When Valentina Tereshkova blasted off aboard Vostok 6 on June 16, 1963, she became the first woman to rocket into space. It would be 19 years before another woman got a chance—cosmonaut Svetlana Savitskaya in 1982—followed by American astronaut Sally Ride a year later. By breaking the stratospheric ceiling, these women forged a path for many female astronauts, cosmonauts, and mission specialists to follow.
Women in Space profiles 23 pioneers, including Eileen Collins, the first woman to command the space shuttle; Peggy Whitson, who logged more than a year in orbit aboard the International Space Station; and Mae Jemison, the first African American woman in space; as well as astronauts from Japan, Canada, Italy, South Korea, France, and more. Readers will also learn about the Mercury 13, American women selected by NASA in the late 1950s to train for spaceflight. Though they matched and sometimes surpassed their male counterparts in performance, they were ultimately denied the opportunity to head out to the launching pad. Their story, and the stories of the pilots, physicists, and doctors who followed them, demonstrate the vital role women have played in the quest for scientific understanding.

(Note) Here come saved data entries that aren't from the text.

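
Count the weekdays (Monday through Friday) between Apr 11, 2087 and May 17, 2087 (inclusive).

26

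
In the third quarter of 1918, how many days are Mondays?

Jul 1, 1918 is a Monday.
The range spans 92 days (inclusive of both endpoints).
92 = 7 × 13 + 1, so there are 13 full weeks plus 1 extra day.
Each full week contributes one Monday: 13 so far.
The 1 extra day is Mon — 1 of them qualifies.
Total: 13 + 1 = 14.

14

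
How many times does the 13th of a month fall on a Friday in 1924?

1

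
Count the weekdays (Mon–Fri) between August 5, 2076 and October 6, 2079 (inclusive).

August 5, 2076 is a Wednesday.
The range spans 1158 days (inclusive of both endpoints).
1158 = 7 × 165 + 3, so there are 165 full weeks plus 3 extra days.
Each full week contributes 5 weekdays (Mon–Fri): 165 × 5 = 825.
The 3 extra days are Wed, Thu, Fri — 3 of them qualify.
Total: 825 + 3 = 828.

828 weekdays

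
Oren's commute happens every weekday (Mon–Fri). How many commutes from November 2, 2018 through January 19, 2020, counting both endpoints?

316

November 2, 2018 is a Friday.
The range spans 444 days (inclusive of both endpoints).
444 = 7 × 63 + 3, so there are 63 full weeks plus 3 extra days.
Each full week contributes 5 weekdays (Mon–Fri): 63 × 5 = 315.
The 3 extra days are Fri, Sat, Sun — 1 of them qualifies.
Total: 315 + 1 = 316.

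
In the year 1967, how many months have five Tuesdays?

4

A month has five Tuesdays exactly when Tuesday falls within its first (length − 28) days.
Jan: 31 days, starts Sun → 5 of Sun, Mon, Tue ✓
Feb: 28 days, starts Wed → 5 of (none)
Mar: 31 days, starts Wed → 5 of Wed, Thu, Fri
Apr: 30 days, starts Sat → 5 of Sat, Sun
May: 31 days, starts Mon → 5 of Mon, Tue, Wed ✓
Jun: 30 days, starts Thu → 5 of Thu, Fri
Jul: 31 days, starts Sat → 5 of Sat, Sun, Mon
Aug: 31 days, starts Tue → 5 of Tue, Wed, Thu ✓
Sep: 30 days, starts Fri → 5 of Fri, Sat
Oct: 31 days, starts Sun → 5 of Sun, Mon, Tue ✓
Nov: 30 days, starts Wed → 5 of Wed, Thu
Dec: 31 days, starts Fri → 5 of Fri, Sat, Sun
Months with five Tuesdays: Jan, May, Aug, Oct.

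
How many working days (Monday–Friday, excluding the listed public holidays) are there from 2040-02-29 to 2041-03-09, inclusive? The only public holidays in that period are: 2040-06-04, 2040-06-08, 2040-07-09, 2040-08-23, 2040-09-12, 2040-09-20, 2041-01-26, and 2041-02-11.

261 working days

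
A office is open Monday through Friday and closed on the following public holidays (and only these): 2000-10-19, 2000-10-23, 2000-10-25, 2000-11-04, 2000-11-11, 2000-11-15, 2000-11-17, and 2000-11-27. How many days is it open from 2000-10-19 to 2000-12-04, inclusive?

2000-10-19 is a Thursday.
That's 47 days from start to end, counting both.
47 = 7 × 6 + 5, so there are 6 full weeks plus 5 extra days.
Each full week contributes 5 weekdays (Mon–Fri): 6 × 5 = 30.
The 5 extra days are Thursday, Friday, Saturday, Sunday, Monday — 3 of them qualify.
Total: 30 + 3 = 33.
Holidays: 2000-10-19 (Thu); 2000-10-23 (Mon); 2000-10-25 (Wed); 2000-11-04 (Sat); 2000-11-11 (Sat); 2000-11-15 (Wed); 2000-11-17 (Fri); 2000-11-27 (Mon).
6 of the 8 holidays fall on weekdays; the rest are weekends and were already excluded.
Business days: 33 − 6 = 27.

27 working days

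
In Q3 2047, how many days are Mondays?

14

July 1, 2047 is a Monday.
From July 1, 2047 to September 30, 2047 is 92 days inclusive.
92 = 7 × 13 + 1, so there are 13 full weeks plus 1 extra day.
Each full week contributes one Monday: 13 so far.
The 1 extra day is Monday — 1 of them qualifies.
Total: 13 + 1 = 14.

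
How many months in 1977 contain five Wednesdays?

A month has five Wednesdays exactly when Wednesday falls within its first (length − 28) days.
Jan: 31 days, starts Sat → 5 of Sat, Sun, Mon
Feb: 28 days, starts Tue → 5 of (none)
Mar: 31 days, starts Tue → 5 of Tue, Wed, Thu ✓
Apr: 30 days, starts Fri → 5 of Fri, Sat
May: 31 days, starts Sun → 5 of Sun, Mon, Tue
Jun: 30 days, starts Wed → 5 of Wed, Thu ✓
Jul: 31 days, starts Fri → 5 of Fri, Sat, Sun
Aug: 31 days, starts Mon → 5 of Mon, Tue, Wed ✓
Sep: 30 days, starts Thu → 5 of Thu, Fri
Oct: 31 days, starts Sat → 5 of Sat, Sun, Mon
Nov: 30 days, starts Tue → 5 of Tue, Wed ✓
Dec: 31 days, starts Thu → 5 of Thu, Fri, Sat
Months with five Wednesdays: Mar, Jun, Aug, Nov.

4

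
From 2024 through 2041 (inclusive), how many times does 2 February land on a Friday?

3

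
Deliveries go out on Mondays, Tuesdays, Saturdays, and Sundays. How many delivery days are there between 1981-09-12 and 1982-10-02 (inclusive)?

221

1981-09-12 is a Saturday.
From 1981-09-12 to 1982-10-02 is 386 days inclusive.
386 = 7 × 55 + 1, so there are 55 full weeks plus 1 extra day.
Each full week contributes 4 days from the set (Mon, Tue, Sat, Sun): 55 × 4 = 220.
The 1 extra day is Saturday — 1 of them qualifies.
Total: 220 + 1 = 221.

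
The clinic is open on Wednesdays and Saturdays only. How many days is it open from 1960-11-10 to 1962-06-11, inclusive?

1960-11-10 is a Thursday.
That's 579 days from start to end, counting both.
579 = 7 × 82 + 5, so there are 82 full weeks plus 5 extra days.
Each full week contributes 2 days from the set (Wed, Sat): 82 × 2 = 164.
The 5 extra days are Thu, Fri, Sat, Sun, Mon — 1 of them qualifies.
Total: 164 + 1 = 165.

165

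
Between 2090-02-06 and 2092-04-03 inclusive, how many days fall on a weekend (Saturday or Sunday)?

224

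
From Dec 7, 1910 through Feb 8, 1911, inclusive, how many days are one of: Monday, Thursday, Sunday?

Dec 7, 1910 is a Wednesday.
The range spans 64 days (inclusive of both endpoints).
64 = 7 × 9 + 1, so there are 9 full weeks plus 1 extra day.
Each full week contributes 3 days from the set (Mon, Thu, Sun): 9 × 3 = 27.
The 1 extra day is Wed — none qualify.
Total: 27 + 0 = 27.

27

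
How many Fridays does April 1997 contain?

4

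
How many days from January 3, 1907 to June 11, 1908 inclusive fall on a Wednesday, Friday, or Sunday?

225

January 3, 1907 is a Thursday.
That's 526 days from start to end, counting both.
526 = 7 × 75 + 1, so there are 75 full weeks plus 1 extra day.
Each full week contributes 3 days from the set (Wed, Fri, Sun): 75 × 3 = 225.
The 1 extra day is Thursday — none qualify.
Total: 225 + 0 = 225.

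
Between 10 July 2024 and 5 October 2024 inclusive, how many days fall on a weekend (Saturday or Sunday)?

25

10 July 2024 is a Wednesday.
The range spans 88 days (inclusive of both endpoints).
88 = 7 × 12 + 4, so there are 12 full weeks plus 4 extra days.
Each full week contributes 2 weekend days (Sat, Sun): 12 × 2 = 24.
The 4 extra days are Wednesday, Thursday, Friday, Saturday — 1 of them qualifies.
Total: 24 + 1 = 25.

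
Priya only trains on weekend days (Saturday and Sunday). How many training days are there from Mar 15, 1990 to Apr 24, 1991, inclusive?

116

Mar 15, 1990 is a Thursday.
From Mar 15, 1990 to Apr 24, 1991 is 406 days inclusive.
406 = 7 × 58, so the span is exactly 58 full weeks.
Each full week contributes 2 weekend days (Sat, Sun): 58 × 2 = 116.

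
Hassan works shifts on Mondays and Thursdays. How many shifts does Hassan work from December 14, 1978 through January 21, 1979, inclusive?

11

December 14, 1978 is a Thursday.
From December 14, 1978 to January 21, 1979 is 39 days inclusive.
39 = 7 × 5 + 4, so there are 5 full weeks plus 4 extra days.
Each full week contributes 2 days from the set (Mon, Thu): 5 × 2 = 10.
The 4 extra days are Thu, Fri, Sat, Sun — 1 of them qualifies.
Total: 10 + 1 = 11.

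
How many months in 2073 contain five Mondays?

4

A month has five Mondays exactly when Monday falls within its first (length − 28) days.
Jan: 31 days, starts Sun → 5 of Sun, Mon, Tue ✓
Feb: 28 days, starts Wed → 5 of (none)
Mar: 31 days, starts Wed → 5 of Wed, Thu, Fri
Apr: 30 days, starts Sat → 5 of Sat, Sun
May: 31 days, starts Mon → 5 of Mon, Tue, Wed ✓
Jun: 30 days, starts Thu → 5 of Thu, Fri
Jul: 31 days, starts Sat → 5 of Sat, Sun, Mon ✓
Aug: 31 days, starts Tue → 5 of Tue, Wed, Thu
Sep: 30 days, starts Fri → 5 of Fri, Sat
Oct: 31 days, starts Sun → 5 of Sun, Mon, Tue ✓
Nov: 30 days, starts Wed → 5 of Wed, Thu
Dec: 31 days, starts Fri → 5 of Fri, Sat, Sun
Months with five Mondays: Jan, May, Jul, Oct.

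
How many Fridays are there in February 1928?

4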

Women in Space is a nonfiction novel about the women who have become astronauts and is geared towards young adults.
I picked this up for two reasons, one I fully believe in another life I would have been an astronaut (if math didn’t make me cry and I didn’t get stick with anxiety & depression) and two because I really want to read more about Kalpana who despite being India’s first female astronaut doesn’t have a lot written about her. Even in this book she doesn’t get a lot of pages. Overall I liked it. It’s simplistic in format and covers a wide range of astronauts, and even if some of the women didn’t get full bios they usually popped up in another person’s bio as well.
There were some small editing issues that were a tad annoying to read in a finished book, and the way it’s written makes the work seem a lot of denser than it actually is. I really hated that a lot of bios were structured as: interesting mid career explanation, jump unannounced back to her past, and then move back through her whole career. It would have worked if the first paragraph had explained her importance to the mission or country, and then moved back to her past…but some of these mid career stories lasted several paragraphs and then without warning I’d be reading about something that happened 15 years in the past. It was very discombobulating. It’s not a book that should have taken me longer than a few days, but I had to keep taking breaks due to the writing style and it lasted me over a week.
I do think it has a lot of value as far as educational purposes go for younger readers and there is a lot of great info in it, and not just on the women themselves but also about the space stations and life up there. There are a lot of teachable moments and plenty of extra sources and reading material that can lead to independent study as well.